Microsoft AI Releases
Microsoft announced numerous AI releases at its Ignite conference —> Read more.
LlamaIndex 0.9
The new release of LlamaIndex is here with quite a group of new feature —> Read more.
NVIDIA AI Foundry Service
NVIDIA announced the release of the Foundry family of foundation models in partnership with Microsoft Azure —> Read more.
🛠 Real World ML
Getting Started with Llama 2
Meta AI published an step by step process to get started with Llama 2 —> Read more.
📡AI Radar
In shocking events, the OpenAI board, in a very public and humilliating way, decided to fire Sam Altman.
Microsoft announced Maia and Cobalt, two new chips optimized for generative AI workloads.
Kyutai, a non-profit French AI labs, has raised over $300 million from legendary investors.
Menlo Ventures announced it has raised $1.35 billion to invest in a new generation of AI startups.
AI customer support platform Siena announced $4.7 million in new funding.

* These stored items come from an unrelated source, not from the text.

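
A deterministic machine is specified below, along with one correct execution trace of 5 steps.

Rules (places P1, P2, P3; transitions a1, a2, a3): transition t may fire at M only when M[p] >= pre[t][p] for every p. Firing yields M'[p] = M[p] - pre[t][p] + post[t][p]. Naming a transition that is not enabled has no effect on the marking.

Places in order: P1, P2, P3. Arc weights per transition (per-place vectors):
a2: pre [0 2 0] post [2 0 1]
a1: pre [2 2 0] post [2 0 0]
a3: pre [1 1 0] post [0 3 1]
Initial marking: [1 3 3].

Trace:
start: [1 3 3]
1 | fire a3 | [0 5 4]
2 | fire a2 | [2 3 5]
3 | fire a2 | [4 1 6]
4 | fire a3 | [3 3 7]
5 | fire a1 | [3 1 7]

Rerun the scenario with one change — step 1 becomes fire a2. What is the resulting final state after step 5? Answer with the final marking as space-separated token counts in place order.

(re-executing from step 1 with the substitution; state before step 1: [1 3 3])
1 | fire a2 | [3 1 4]
2 | fire a2 | [3 1 4]
3 | fire a2 | [3 1 4]
4 | fire a3 | [2 3 5]
5 | fire a1 | [2 1 5]

2 1 5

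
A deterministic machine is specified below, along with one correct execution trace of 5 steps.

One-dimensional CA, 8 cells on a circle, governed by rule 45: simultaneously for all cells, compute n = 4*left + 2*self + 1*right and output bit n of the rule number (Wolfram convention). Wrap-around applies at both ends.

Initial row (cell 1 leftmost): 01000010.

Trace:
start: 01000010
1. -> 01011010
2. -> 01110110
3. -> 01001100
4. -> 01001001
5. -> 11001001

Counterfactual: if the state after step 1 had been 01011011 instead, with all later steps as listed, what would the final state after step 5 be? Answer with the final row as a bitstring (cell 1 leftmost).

00111110

state after step 1 := 01011011
2. -> 11110110
3. -> 10001101
4. -> 00101011
5. -> 00111110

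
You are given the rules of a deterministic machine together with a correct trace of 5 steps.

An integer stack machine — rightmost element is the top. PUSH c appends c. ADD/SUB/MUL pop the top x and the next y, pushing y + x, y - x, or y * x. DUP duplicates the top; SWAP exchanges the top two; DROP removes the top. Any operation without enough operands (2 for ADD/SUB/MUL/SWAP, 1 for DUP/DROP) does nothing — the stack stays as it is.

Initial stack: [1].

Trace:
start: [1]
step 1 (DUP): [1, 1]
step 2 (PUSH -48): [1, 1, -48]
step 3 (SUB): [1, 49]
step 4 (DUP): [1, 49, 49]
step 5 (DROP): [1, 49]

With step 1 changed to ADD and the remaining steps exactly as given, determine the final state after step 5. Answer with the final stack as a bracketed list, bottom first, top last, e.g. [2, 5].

[49]

(re-executing from step 1 with the substitution; state before step 1: [1])
step 1 (ADD): [1]
step 2 (PUSH -48): [1, -48]
step 3 (SUB): [49]
step 4 (DUP): [49, 49]
step 5 (DROP): [49]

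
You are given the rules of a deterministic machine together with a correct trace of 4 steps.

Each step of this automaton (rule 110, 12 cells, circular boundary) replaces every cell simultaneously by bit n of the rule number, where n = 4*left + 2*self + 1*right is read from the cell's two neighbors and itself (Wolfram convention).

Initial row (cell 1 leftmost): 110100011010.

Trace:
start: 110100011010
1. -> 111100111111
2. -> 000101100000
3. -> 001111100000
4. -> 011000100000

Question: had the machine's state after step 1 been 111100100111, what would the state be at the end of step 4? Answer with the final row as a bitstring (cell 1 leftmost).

011000000100

state after step 1 := 111100100111
2. -> 000101101100
3. -> 001111111100
4. -> 011000000100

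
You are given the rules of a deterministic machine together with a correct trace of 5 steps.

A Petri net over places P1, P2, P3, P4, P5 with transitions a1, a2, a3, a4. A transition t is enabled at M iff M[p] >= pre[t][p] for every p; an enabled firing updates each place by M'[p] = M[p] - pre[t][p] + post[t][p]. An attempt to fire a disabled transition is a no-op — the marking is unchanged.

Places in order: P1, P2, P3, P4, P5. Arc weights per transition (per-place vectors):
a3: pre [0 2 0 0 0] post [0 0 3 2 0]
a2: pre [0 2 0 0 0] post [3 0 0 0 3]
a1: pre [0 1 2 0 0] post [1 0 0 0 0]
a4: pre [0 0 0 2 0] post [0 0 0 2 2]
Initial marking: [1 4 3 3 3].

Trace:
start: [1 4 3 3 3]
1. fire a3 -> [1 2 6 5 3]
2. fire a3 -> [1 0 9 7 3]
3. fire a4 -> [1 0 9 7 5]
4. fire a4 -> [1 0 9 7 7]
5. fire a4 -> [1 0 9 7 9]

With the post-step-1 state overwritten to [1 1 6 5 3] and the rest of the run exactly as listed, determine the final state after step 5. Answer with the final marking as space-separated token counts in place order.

1 1 6 5 9

state after step 1 := [1 1 6 5 3]
2. fire a3 -> [1 1 6 5 3]
3. fire a4 -> [1 1 6 5 5]
4. fire a4 -> [1 1 6 5 7]
5. fire a4 -> [1 1 6 5 9]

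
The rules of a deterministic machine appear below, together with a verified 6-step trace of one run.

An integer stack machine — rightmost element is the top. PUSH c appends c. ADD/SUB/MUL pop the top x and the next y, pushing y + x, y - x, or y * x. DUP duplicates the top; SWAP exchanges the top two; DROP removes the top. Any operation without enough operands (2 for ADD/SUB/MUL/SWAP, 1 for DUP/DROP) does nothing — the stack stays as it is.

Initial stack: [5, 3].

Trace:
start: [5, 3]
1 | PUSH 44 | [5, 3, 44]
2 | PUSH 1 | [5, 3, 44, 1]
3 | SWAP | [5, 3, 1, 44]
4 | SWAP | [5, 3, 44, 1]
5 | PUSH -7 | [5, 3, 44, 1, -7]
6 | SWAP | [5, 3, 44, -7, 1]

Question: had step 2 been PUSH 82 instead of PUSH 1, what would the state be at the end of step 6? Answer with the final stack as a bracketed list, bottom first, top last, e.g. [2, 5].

(re-executing from step 2 with the substitution; state before step 2: [5, 3, 44])
2 | PUSH 82 | [5, 3, 44, 82]
3 | SWAP | [5, 3, 82, 44]
4 | SWAP | [5, 3, 44, 82]
5 | PUSH -7 | [5, 3, 44, 82, -7]
6 | SWAP | [5, 3, 44, -7, 82]

[5, 3, 44, -7, 82]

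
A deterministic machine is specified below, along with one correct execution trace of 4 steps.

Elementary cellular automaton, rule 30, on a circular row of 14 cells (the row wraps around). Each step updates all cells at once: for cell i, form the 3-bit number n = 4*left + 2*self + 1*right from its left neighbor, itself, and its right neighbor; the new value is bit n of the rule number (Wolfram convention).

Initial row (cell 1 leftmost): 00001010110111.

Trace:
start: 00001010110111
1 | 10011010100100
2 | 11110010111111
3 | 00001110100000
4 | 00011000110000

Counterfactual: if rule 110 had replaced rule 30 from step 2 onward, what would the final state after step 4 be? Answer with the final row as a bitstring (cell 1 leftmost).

00100001100000

(re-executing steps 2..4 under rule 110; state before step 2: 10011010100100)
2 | 10111111101101
3 | 11100000111111
4 | 00100001100000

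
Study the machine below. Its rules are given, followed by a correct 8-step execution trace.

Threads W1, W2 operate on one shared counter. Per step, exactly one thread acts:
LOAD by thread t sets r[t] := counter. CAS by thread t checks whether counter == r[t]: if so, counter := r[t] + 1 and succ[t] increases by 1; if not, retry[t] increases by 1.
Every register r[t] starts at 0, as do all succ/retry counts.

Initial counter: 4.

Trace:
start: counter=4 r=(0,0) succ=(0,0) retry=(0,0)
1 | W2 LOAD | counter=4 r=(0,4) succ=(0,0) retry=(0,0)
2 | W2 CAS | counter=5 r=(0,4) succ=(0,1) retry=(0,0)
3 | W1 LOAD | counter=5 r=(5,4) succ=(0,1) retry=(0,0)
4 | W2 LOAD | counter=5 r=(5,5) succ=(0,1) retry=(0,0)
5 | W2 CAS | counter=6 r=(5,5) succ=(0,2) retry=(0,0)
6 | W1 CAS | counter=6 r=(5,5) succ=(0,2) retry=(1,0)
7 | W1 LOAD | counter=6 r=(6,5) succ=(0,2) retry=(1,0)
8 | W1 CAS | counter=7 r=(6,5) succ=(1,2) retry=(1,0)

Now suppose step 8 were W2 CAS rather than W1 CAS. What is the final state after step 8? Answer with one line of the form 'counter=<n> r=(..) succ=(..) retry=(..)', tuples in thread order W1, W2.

counter=6 r=(6,5) succ=(0,2) retry=(1,1)

(re-executing from step 8 with the substitution; state before step 8: counter=6 r=(6,5) succ=(0,2) retry=(1,0))
8 | W2 CAS | counter=6 r=(6,5) succ=(0,2) retry=(1,1)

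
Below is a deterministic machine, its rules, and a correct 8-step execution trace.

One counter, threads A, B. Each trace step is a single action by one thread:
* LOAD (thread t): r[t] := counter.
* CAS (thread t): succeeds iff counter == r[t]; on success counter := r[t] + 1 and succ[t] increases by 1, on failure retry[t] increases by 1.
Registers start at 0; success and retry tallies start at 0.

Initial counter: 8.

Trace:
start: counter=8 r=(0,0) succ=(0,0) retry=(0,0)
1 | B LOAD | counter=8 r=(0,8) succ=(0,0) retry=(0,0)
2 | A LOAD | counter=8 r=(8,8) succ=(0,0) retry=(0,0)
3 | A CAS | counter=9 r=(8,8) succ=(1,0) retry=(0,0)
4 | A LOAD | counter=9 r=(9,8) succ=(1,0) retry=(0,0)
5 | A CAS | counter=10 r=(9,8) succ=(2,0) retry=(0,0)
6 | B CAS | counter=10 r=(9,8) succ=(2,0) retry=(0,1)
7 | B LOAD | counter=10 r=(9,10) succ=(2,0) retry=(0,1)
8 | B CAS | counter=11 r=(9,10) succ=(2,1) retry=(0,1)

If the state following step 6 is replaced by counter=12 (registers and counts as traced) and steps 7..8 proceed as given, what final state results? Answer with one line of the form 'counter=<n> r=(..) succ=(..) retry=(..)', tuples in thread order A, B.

counter=13 r=(9,12) succ=(2,1) retry=(0,1)

state after step 6 := counter=12 r=(9,8) succ=(2,0) retry=(0,1)
7 | B LOAD | counter=12 r=(9,12) succ=(2,0) retry=(0,1)
8 | B CAS | counter=13 r=(9,12) succ=(2,1) retry=(0,1)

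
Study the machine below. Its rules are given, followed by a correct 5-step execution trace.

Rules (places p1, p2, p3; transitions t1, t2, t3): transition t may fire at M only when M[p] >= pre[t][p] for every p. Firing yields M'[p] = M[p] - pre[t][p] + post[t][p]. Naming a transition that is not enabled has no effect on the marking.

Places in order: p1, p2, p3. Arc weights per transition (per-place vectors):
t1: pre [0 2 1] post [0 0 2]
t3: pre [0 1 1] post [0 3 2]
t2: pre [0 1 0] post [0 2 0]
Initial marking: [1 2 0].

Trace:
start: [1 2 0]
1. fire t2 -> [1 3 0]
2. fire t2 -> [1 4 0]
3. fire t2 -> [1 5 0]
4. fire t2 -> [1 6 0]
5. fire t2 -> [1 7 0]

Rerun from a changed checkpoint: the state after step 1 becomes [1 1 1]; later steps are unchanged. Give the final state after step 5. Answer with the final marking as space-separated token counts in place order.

1 5 1

state after step 1 := [1 1 1]
2. fire t2 -> [1 2 1]
3. fire t2 -> [1 3 1]
4. fire t2 -> [1 4 1]
5. fire t2 -> [1 5 1]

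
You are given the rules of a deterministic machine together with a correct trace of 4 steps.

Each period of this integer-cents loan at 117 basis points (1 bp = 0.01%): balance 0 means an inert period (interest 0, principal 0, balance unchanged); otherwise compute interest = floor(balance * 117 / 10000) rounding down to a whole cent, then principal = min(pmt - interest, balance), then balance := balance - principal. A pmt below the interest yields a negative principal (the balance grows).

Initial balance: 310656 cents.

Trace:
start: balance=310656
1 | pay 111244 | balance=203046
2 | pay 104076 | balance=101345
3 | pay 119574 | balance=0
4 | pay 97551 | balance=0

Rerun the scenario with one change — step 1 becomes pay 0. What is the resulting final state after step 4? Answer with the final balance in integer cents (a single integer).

(re-executing from step 1 with the substitution; state before step 1: balance=310656)
1 | pay 0 | balance=314290
2 | pay 104076 | balance=213891
3 | pay 119574 | balance=96819
4 | pay 97551 | balance=400

400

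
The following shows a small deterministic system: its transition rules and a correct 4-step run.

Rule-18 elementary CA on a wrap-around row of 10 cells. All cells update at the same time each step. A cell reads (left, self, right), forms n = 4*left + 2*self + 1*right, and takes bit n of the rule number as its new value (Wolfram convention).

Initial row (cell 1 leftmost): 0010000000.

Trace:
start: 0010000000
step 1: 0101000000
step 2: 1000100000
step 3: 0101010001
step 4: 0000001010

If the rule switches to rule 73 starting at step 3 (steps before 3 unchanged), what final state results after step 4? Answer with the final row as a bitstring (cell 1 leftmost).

1000101010

(re-executing steps 3..4 under rule 73; state before step 3: 1000100000)
step 3: 0010001110
step 4: 1000101010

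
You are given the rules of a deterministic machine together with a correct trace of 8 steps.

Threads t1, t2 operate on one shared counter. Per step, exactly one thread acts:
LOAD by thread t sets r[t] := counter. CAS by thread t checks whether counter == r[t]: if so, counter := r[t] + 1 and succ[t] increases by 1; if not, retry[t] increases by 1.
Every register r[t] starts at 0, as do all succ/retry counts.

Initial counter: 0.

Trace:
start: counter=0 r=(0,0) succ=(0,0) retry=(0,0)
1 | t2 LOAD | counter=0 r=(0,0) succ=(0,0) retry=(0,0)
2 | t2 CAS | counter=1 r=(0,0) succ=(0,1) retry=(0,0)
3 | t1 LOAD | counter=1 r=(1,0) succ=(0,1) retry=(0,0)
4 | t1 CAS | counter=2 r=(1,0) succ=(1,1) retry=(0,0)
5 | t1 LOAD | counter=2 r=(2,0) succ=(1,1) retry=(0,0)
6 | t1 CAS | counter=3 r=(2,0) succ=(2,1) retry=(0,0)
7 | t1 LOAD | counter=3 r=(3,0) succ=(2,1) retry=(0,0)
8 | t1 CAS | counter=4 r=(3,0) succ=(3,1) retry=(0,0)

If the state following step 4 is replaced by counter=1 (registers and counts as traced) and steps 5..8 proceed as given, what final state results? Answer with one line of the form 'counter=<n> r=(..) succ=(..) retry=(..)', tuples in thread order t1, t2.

counter=3 r=(2,0) succ=(3,1) retry=(0,0)

state after step 4 := counter=1 r=(1,0) succ=(1,1) retry=(0,0)
5 | t1 LOAD | counter=1 r=(1,0) succ=(1,1) retry=(0,0)
6 | t1 CAS | counter=2 r=(1,0) succ=(2,1) retry=(0,0)
7 | t1 LOAD | counter=2 r=(2,0) succ=(2,1) retry=(0,0)
8 | t1 CAS | counter=3 r=(2,0) succ=(3,1) retry=(0,0)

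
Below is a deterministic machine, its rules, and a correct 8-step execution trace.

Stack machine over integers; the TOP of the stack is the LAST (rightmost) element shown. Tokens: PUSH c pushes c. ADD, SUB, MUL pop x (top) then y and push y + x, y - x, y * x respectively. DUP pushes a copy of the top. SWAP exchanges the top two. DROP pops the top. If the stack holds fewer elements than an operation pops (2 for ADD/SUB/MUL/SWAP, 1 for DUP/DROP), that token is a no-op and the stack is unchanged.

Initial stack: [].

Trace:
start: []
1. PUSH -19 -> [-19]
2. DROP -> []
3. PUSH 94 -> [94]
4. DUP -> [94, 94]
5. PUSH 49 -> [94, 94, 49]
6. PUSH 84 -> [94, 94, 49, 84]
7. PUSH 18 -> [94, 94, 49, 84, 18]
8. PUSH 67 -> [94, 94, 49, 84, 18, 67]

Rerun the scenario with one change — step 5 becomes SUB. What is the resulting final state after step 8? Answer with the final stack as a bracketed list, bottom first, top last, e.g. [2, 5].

[0, 84, 18, 67]

(re-executing from step 5 with the substitution; state before step 5: [94, 94])
5. SUB -> [0]
6. PUSH 84 -> [0, 84]
7. PUSH 18 -> [0, 84, 18]
8. PUSH 67 -> [0, 84, 18, 67]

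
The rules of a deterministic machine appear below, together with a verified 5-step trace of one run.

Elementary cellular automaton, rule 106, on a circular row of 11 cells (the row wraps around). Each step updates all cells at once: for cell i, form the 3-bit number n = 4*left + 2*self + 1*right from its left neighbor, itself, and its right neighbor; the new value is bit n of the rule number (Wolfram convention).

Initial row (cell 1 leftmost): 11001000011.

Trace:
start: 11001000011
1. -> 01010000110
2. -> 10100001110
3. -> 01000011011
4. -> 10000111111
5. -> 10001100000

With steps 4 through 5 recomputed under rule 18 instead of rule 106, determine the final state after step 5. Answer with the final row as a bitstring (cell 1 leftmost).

(re-executing steps 4..5 under rule 18; state before step 4: 01000011011)
4. -> 00100100000
5. -> 01011010000

01011010000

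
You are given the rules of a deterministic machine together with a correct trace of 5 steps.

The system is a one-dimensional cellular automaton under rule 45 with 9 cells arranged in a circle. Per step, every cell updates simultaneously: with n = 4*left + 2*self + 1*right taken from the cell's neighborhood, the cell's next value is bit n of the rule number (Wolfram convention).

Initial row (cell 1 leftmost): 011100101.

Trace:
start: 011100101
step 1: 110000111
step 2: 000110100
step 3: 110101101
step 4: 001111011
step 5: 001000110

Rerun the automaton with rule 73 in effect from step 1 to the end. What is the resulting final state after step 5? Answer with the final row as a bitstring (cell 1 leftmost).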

CreateSafe, the AI music platform associated with Grimes, raised $4.6 million.
Martian, a platform that prioneers model routing for price optimization, raised $9 million.
SunnySide, an AI digital health platform announced an $11.5 million series A.
AI code generation platform CodeGen raised $16 million in new funding.
Tech Spark AI raised $1.4 million to work on a ChatGPT alternative.
AI content marketplace Civitai raised $5.1 million in a new round.
3D generative AI platform Atlas came out of stealth mode with $6 million in funding.
AI content experimentation platform OfferFit raised $25 million in a new round.